Semoga doa-doa masih bercahaya,
menjadi terang mengikat kita yang saling percaya:
bahwa situasi sulit akan berakhir,
lalu senyum itu akan kembali terukir.
Biar cintaku menjadi belukar di pelataran rumahmu.
Bisa kau bersihkan,
namun tak pernah benar-benar bisa kau singkirkan.
Pergi untuk mengartikan pulang, lalu singgah kemudian hilang.
Betapa pamit sepertinya harus diartikan sebagai kerelaan,
karena kembali bisa jadi bukan lagi tujuan.

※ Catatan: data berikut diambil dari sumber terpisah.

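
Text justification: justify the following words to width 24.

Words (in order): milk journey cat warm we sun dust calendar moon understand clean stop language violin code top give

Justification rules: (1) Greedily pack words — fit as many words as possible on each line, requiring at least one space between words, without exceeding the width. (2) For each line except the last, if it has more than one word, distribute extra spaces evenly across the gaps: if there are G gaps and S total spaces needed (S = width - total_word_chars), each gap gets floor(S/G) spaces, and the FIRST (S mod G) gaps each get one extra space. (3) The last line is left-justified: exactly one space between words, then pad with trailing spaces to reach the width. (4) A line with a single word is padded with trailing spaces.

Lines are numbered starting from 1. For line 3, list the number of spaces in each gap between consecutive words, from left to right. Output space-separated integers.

Line 1: ['milk', 'journey', 'cat', 'warm', 'we'] (min_width=24, slack=0)
Line 2: ['sun', 'dust', 'calendar', 'moon'] (min_width=22, slack=2)
Line 3: ['understand', 'clean', 'stop'] (min_width=21, slack=3)
Line 4: ['language', 'violin', 'code', 'top'] (min_width=24, slack=0)
Line 5: ['give'] (min_width=4, slack=20)

Answer: 3 2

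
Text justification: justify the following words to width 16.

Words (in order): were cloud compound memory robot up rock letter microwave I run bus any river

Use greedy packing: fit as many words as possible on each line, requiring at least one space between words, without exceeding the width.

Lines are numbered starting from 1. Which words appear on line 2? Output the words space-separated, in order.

Answer: compound memory

Derivation:
Line 1: ['were', 'cloud'] (min_width=10, slack=6)
Line 2: ['compound', 'memory'] (min_width=15, slack=1)
Line 3: ['robot', 'up', 'rock'] (min_width=13, slack=3)
Line 4: ['letter', 'microwave'] (min_width=16, slack=0)
Line 5: ['I', 'run', 'bus', 'any'] (min_width=13, slack=3)
Line 6: ['river'] (min_width=5, slack=11)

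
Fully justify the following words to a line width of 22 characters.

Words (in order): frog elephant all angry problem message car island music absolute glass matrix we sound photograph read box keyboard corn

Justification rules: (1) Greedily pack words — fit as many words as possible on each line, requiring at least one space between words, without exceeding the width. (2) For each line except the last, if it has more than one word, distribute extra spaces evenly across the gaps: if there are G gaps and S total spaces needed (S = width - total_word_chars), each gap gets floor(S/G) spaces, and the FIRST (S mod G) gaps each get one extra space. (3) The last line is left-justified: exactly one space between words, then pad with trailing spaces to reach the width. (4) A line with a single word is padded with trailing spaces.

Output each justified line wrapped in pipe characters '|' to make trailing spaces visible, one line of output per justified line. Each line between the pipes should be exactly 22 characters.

Line 1: ['frog', 'elephant', 'all'] (min_width=17, slack=5)
Line 2: ['angry', 'problem', 'message'] (min_width=21, slack=1)
Line 3: ['car', 'island', 'music'] (min_width=16, slack=6)
Line 4: ['absolute', 'glass', 'matrix'] (min_width=21, slack=1)
Line 5: ['we', 'sound', 'photograph'] (min_width=19, slack=3)
Line 6: ['read', 'box', 'keyboard', 'corn'] (min_width=22, slack=0)

Answer: |frog    elephant   all|
|angry  problem message|
|car    island    music|
|absolute  glass matrix|
|we   sound  photograph|
|read box keyboard corn|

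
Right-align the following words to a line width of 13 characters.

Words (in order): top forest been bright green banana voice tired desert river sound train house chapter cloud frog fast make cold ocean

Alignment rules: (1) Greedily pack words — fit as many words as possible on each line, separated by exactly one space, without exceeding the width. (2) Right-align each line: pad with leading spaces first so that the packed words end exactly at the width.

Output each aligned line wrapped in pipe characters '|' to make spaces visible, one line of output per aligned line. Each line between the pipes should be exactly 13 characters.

Answer: |   top forest|
|  been bright|
| green banana|
|  voice tired|
| desert river|
|  sound train|
|house chapter|
|   cloud frog|
|    fast make|
|   cold ocean|

Derivation:
Line 1: ['top', 'forest'] (min_width=10, slack=3)
Line 2: ['been', 'bright'] (min_width=11, slack=2)
Line 3: ['green', 'banana'] (min_width=12, slack=1)
Line 4: ['voice', 'tired'] (min_width=11, slack=2)
Line 5: ['desert', 'river'] (min_width=12, slack=1)
Line 6: ['sound', 'train'] (min_width=11, slack=2)
Line 7: ['house', 'chapter'] (min_width=13, slack=0)
Line 8: ['cloud', 'frog'] (min_width=10, slack=3)
Line 9: ['fast', 'make'] (min_width=9, slack=4)
Line 10: ['cold', 'ocean'] (min_width=10, slack=3)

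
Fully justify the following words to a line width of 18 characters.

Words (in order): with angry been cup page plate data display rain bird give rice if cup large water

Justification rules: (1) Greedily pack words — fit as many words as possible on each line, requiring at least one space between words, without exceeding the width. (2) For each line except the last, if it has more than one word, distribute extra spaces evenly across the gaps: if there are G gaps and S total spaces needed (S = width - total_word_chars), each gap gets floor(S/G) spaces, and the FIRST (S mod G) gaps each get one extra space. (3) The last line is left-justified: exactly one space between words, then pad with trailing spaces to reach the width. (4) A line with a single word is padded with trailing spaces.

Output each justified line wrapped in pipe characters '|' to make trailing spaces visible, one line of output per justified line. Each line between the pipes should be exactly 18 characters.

Answer: |with   angry  been|
|cup   page   plate|
|data  display rain|
|bird  give rice if|
|cup large water   |

Derivation:
Line 1: ['with', 'angry', 'been'] (min_width=15, slack=3)
Line 2: ['cup', 'page', 'plate'] (min_width=14, slack=4)
Line 3: ['data', 'display', 'rain'] (min_width=17, slack=1)
Line 4: ['bird', 'give', 'rice', 'if'] (min_width=17, slack=1)
Line 5: ['cup', 'large', 'water'] (min_width=15, slack=3)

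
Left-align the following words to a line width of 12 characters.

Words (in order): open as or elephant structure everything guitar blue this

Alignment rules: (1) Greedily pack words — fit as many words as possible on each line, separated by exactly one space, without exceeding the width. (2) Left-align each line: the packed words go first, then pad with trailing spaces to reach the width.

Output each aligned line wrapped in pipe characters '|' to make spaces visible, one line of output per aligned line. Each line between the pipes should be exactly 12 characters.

Answer: |open as or  |
|elephant    |
|structure   |
|everything  |
|guitar blue |
|this        |

Derivation:
Line 1: ['open', 'as', 'or'] (min_width=10, slack=2)
Line 2: ['elephant'] (min_width=8, slack=4)
Line 3: ['structure'] (min_width=9, slack=3)
Line 4: ['everything'] (min_width=10, slack=2)
Line 5: ['guitar', 'blue'] (min_width=11, slack=1)
Line 6: ['this'] (min_width=4, slack=8)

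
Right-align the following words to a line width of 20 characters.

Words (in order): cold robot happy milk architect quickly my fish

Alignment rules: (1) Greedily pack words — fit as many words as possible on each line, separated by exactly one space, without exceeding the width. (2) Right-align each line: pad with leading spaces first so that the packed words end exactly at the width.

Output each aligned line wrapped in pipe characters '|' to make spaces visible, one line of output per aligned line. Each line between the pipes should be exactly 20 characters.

Answer: |    cold robot happy|
|      milk architect|
|     quickly my fish|

Derivation:
Line 1: ['cold', 'robot', 'happy'] (min_width=16, slack=4)
Line 2: ['milk', 'architect'] (min_width=14, slack=6)
Line 3: ['quickly', 'my', 'fish'] (min_width=15, slack=5)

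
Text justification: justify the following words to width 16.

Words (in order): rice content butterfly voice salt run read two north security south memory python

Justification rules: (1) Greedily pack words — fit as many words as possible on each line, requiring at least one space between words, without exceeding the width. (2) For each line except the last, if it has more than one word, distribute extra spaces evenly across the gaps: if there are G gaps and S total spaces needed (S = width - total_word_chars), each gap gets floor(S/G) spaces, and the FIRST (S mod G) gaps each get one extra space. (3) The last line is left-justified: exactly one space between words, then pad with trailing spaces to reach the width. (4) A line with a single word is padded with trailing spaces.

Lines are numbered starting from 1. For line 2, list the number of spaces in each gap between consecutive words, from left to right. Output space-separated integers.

Answer: 2

Derivation:
Line 1: ['rice', 'content'] (min_width=12, slack=4)
Line 2: ['butterfly', 'voice'] (min_width=15, slack=1)
Line 3: ['salt', 'run', 'read'] (min_width=13, slack=3)
Line 4: ['two', 'north'] (min_width=9, slack=7)
Line 5: ['security', 'south'] (min_width=14, slack=2)
Line 6: ['memory', 'python'] (min_width=13, slack=3)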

Tetaplah berjalan entah cepat atau pelan.
Bukankah perjumpaan lahir dari langkah yang saling menemukan?
Nostalgia kembali jadi mesin waktu.
Setidaknya mengobati rindu,
walau setelahnya pikiran kembali tak menentu.
Raga diam di rumah,
rindu terbang tak tentu arah.
Tidak perlu semua harus terlaksana dalam satu waktu.
Pelan-pelan, jalan masih panjang, nikmati, semua masih bisa terjadi.
Terkadang mengikhlaskan bagai sebuah langkah di perjalanan:
kau hanya perlu memulainya.
Kalau sudah tahu posisimu bukan yang utama,
kenapa masih kau keluhkan balas pesan terlalu lama?
Kau adalah napas yang buatku berlari tanpa terengah.
Maka iringilah aku, sebab bersamamu aku selalu yakin ke mana arah melangkah.
Rinduku air terjun,
mengalir paling deras, mengikis paling keras.
Biar aku hilang ditelan lembayung bila adaku tak pernah kau hitung.
Bersama mentari menari-nari, merayakan padamnya rasa di sanubari.
Memang; sedihmu urusanku, bahagiamu semangatku.
Tetapi; pergiku jangan jadi tangismu, sebab cintamu bukan untukku.
Biarkan ragaku bertualang, hatiku pun ingin memiliki tempat pulang.
Tak mengapa jika angin ingin menghempaskanku ke mana pun ia mau.
Mungkin tubuhku akan jatuh,
tetapi setidaknya hatiku tetap utuh.
Daripada terus terombang-ambing ketidakpastian,
lebih baik aku tegar merelakan walau diayun kesepian.
Ketika yang lain sudah membangun bahtera rumah tangga untuk mengarungi samudra hidup
dan kau masih saja sendiri menikmati debur lautan asmara.
Santaikan saja.
Kamu kenapa? Rindu?
Bukannya menghubungi malah bersembunyi.
Ya, barangkali kau memang siap terbunuh perasaan sendiri.
Aku suka tangisanmu.
Bukan karena kau tak pantas bahagia,
melainkan hanya sedih yang mampu membuatmu menemuiku.
Tadi cerah kok tiba-tiba mendung?
Ah, harusnya kita berbiasa saja.
Seseorang yang berjanji setia juga bisa secepat itu mengingkarinya.
Tidak ada yang perlu dilebihkan, percuma.
Kita hanya napas kecil sebagai tamu semesta.
Dari tanah, kembali ke tanah.
Yang kau bilang lucu bisa jadi sedang menanggung pilu.
Berkorban hidupnya hanya untuk membuatmu bahagia.
Muka tertawa, hati sedih tak bernyawa.